Rami Fadayel, um cristão palestino da região de Ramallah, foi libertado no dia 20 de agosto após 32 meses de detenção sem acusação ou julgamento. Durante sua prisão, ele não teve acesso a uma Bíblia em árabe até um dia antes de sua soltura.
Detenção e condições de prisão
Fadayel foi mantido em uma prisão israelense, onde enfrentou condições extremamente difíceis. Ele relatou que a comida era racionada e que as agressões físicas eram uma ocorrência diária. Além disso, ele não teve permissão para usar lâminas de barbear.

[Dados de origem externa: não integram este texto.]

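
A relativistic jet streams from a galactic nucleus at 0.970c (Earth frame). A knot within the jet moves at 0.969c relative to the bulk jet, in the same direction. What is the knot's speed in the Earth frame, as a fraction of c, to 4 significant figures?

Relativistic velocity addition: u = (u' + v)/(1 + u'v/c²)
= (0.969 + 0.970)/(1 + 0.969×0.970) = 1.939/1.93993 = 0.9995

u ≈ 0.9995c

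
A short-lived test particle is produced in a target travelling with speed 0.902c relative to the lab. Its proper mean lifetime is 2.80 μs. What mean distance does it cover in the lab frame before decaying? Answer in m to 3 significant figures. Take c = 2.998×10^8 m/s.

γ = 1/√(1 − 0.902²) = 2.3162
Dilated lifetime: Δt = γτ₀ = 2.3162 × 2.80 μs = 6.4854 μs
d = vΔt = 0.902c × 6.4854 μs = 2.7042×10^8 m/s × 6.4854×10^-6 s = 1750 m

d ≈ 1750 m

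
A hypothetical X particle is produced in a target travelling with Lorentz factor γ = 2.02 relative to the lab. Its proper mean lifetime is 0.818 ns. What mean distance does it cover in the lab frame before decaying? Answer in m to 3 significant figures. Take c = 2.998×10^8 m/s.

d ≈ 0.430 m

β = √(1 − 1/γ²) = √(1 − 1/2.02²) = 0.86886
Dilated lifetime: Δt = γτ₀ = 2.02 × 0.818 ns = 1.6524 ns
d = vΔt = 0.86886c × 1.6524 ns = 2.6049×10^8 m/s × 1.6524×10^-9 s = 0.430 m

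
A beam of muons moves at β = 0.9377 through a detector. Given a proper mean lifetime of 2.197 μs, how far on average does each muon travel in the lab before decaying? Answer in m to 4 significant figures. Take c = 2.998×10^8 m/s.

γ = 1/√(1 − 0.9377²) = 2.87815
Dilated lifetime: Δt = γτ₀ = 2.87815 × 2.197 μs = 6.32329 μs
d = vΔt = 0.9377c × 6.32329 μs = 2.81122×10^8 m/s × 6.32329×10^-6 s = 1778 m

d ≈ 1778 m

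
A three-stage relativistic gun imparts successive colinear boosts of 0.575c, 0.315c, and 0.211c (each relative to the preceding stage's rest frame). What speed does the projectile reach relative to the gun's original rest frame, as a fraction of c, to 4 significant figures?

u ≈ 0.8322c

Compose boost 2: (0.315 + 0.575)/(1 + 0.315×0.575) = 0.8900/1.18112 = 0.753519
Compose boost 3: (0.211 + 0.753519)/(1 + 0.211×0.753519) = 0.964519/1.15899 = 0.8322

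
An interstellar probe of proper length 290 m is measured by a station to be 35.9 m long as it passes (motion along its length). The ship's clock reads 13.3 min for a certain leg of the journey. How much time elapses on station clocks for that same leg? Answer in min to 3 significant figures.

Length contraction ⇒ γ = L₀/L = 290/35.9 = 8.0780
Time dilation: Δt = γτ₀ = 8.0780 × 13.3 min = 107 min

Δt ≈ 107 min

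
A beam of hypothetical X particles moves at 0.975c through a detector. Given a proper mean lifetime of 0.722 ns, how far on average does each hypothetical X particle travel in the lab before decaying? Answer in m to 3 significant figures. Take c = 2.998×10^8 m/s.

d ≈ 0.950 m

γ = 1/√(1 − 0.975²) = 4.5004
Dilated lifetime: Δt = γτ₀ = 4.5004 × 0.722 ns = 3.2493 ns
d = vΔt = 0.975c × 3.2493 ns = 2.9230×10^8 m/s × 3.2493×10^-9 s = 0.950 m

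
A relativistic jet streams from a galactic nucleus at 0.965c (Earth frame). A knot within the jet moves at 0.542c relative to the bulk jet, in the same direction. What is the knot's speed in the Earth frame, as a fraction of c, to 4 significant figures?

u ≈ 0.9895c

Relativistic velocity addition: u = (u' + v)/(1 + u'v/c²)
= (0.542 + 0.965)/(1 + 0.542×0.965) = 1.507/1.52303 = 0.9895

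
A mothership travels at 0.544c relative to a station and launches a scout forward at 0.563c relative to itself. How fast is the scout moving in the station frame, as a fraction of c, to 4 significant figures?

u ≈ 0.8474c

Compose boost 2: (0.563 + 0.544)/(1 + 0.563×0.544) = 1.107/1.30627 = 0.8474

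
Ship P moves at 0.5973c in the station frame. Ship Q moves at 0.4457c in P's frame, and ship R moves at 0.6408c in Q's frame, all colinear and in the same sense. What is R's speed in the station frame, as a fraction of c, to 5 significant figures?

Compose boost 2: (0.4457 + 0.5973)/(1 + 0.4457×0.5973) = 1.0430/1.266217 = 0.8237137
Compose boost 3: (0.6408 + 0.8237137)/(1 + 0.6408×0.8237137) = 1.464514/1.527836 = 0.95855

u ≈ 0.95855c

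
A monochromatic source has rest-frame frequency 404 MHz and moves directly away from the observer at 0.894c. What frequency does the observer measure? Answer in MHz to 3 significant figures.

Relativistic Doppler: f_obs = f_src √((1−β)/(1+β))
= 404 × √(0.10600/1.8940) = 404 × 0.23657 = 95.6 MHz

f_obs ≈ 95.6 MHz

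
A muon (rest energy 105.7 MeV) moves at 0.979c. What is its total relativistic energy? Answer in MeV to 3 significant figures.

E ≈ 518 MeV

γ = 1/√(1 − 0.979²) = 4.9053
E = γm₀c² = 4.9053 × 105.7 MeV = 518 MeV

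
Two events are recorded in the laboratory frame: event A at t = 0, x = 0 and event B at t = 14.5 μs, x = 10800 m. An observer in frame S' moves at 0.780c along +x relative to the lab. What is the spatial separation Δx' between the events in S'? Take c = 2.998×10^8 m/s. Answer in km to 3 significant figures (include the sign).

Δx' ≈ 11.8 km

γ = 1/√(1 − 0.780²) = 1.5980
Δx' = γ(Δx − vΔt) = 1.5980 × (10800 m − 0.780×(2.998×10^8 m/s)×14.5×10^-6 s)
= 1.5980 × (7409.3 m) = 11.8 km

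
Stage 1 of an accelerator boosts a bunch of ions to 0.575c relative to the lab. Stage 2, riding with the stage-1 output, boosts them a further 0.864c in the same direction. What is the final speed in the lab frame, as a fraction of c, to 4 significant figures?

Compose boost 2: (0.864 + 0.575)/(1 + 0.864×0.575) = 1.439/1.49680 = 0.9614

u ≈ 0.9614c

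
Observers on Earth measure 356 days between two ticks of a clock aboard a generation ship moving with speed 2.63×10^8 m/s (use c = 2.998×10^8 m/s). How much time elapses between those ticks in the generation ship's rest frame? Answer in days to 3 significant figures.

β = v/c = 2.63×10^8 / 2.998×10^8 = 0.87725
γ = 1/√(1 − 0.87725²) = 2.0832
Proper time: τ₀ = Δt/γ = 356/2.0832 = 171 days

τ₀ ≈ 171 days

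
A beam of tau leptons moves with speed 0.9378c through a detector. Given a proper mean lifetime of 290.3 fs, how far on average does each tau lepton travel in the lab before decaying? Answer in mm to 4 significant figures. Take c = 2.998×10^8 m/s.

γ = 1/√(1 − 0.9378²) = 2.88038
Dilated lifetime: Δt = γτ₀ = 2.88038 × 290.3 fs = 836.175 fs
d = vΔt = 0.9378c × 836.175 fs = 2.81152×10^8 m/s × 8.36175×10^-13 s = 0.2351 mm

d ≈ 0.2351 mm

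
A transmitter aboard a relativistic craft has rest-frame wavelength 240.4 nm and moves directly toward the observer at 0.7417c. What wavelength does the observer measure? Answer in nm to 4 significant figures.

λ_obs ≈ 92.58 nm

Relativistic Doppler: λ_obs = λ_src √((1−β)/(1+β))
= 240.4 × √(0.258300/1.74170) = 240.4 × 0.385102 = 92.58 nm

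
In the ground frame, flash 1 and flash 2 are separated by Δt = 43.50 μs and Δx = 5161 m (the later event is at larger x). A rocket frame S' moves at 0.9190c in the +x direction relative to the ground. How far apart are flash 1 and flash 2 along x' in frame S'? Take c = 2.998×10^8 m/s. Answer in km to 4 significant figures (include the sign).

γ = 1/√(1 − 0.9190²) = 2.53641
Δx' = γ(Δx − vΔt) = 2.53641 × (5161 m − 0.9190×(2.998×10^8 m/s)×43.50×10^-6 s)
= 2.53641 × (-6823.95 m) = -17.31 km

Δx' ≈ -17.31 km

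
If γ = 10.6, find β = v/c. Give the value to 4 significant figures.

β = √(1 − 1/γ²) = √(1 − 1/10.6²) = √(0.991100) = 0.9955

β ≈ 0.9955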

Em junho, quase dois meses após uma decisão judicial que permitiu o acesso a uma Bíblia, ele recebeu uma Torá em hebraico, apesar de ter apenas conhecimento básico do idioma. Em julho, essa Bíblia hebraica foi confiscada quando ele foi transferido para outra seção da prisão de Beersheva.
Intervenções legais
O advogado Rami Saleh, diretor do Centro de Assistência Jurídica e Direitos Humanos de Jerusalém, começou a intervir legalmente em dezembro, solicitando acesso à Bíblia e a um sacerdote. Ele afirmou que, de acordo com a fé cristã, um cristão deve receber o sacramento de um sacerdote ordenado e ter a oportunidade de confessar pelo menos uma vez por ano.
Após meses de intervenções, o JLAC finalmente obteve aprovação judicial para fornecer uma Bíblia a Fadayel em agosto, um dia antes de sua liberação, quando sua detenção administrativa foi encerrada.
Reações e significados
Fadayel expressou sua gratidão ao receber a Bíblia, citando seu versículo favorito: “O homem não viverá só de pão, mas de toda palavra que sai da boca de Deus” (Mateus 4:4). O Bispo William Shomali, do Patriarcado Latino de Jerusalém, afirmou que fornecer uma Bíblia a um prisioneiro e visitá-lo é parte da crença cristã, destacando que Jesus falou sobre a importância de visitar os encarcerados.
“O Senhor Jesus especificamente falou sobre a necessidade de visitar os prisioneiros”, disse o bispo, referindo-se a Mateus 25:31-46, onde Jesus enfatiza que visitar prisioneiros é um ato de serviço a Ele.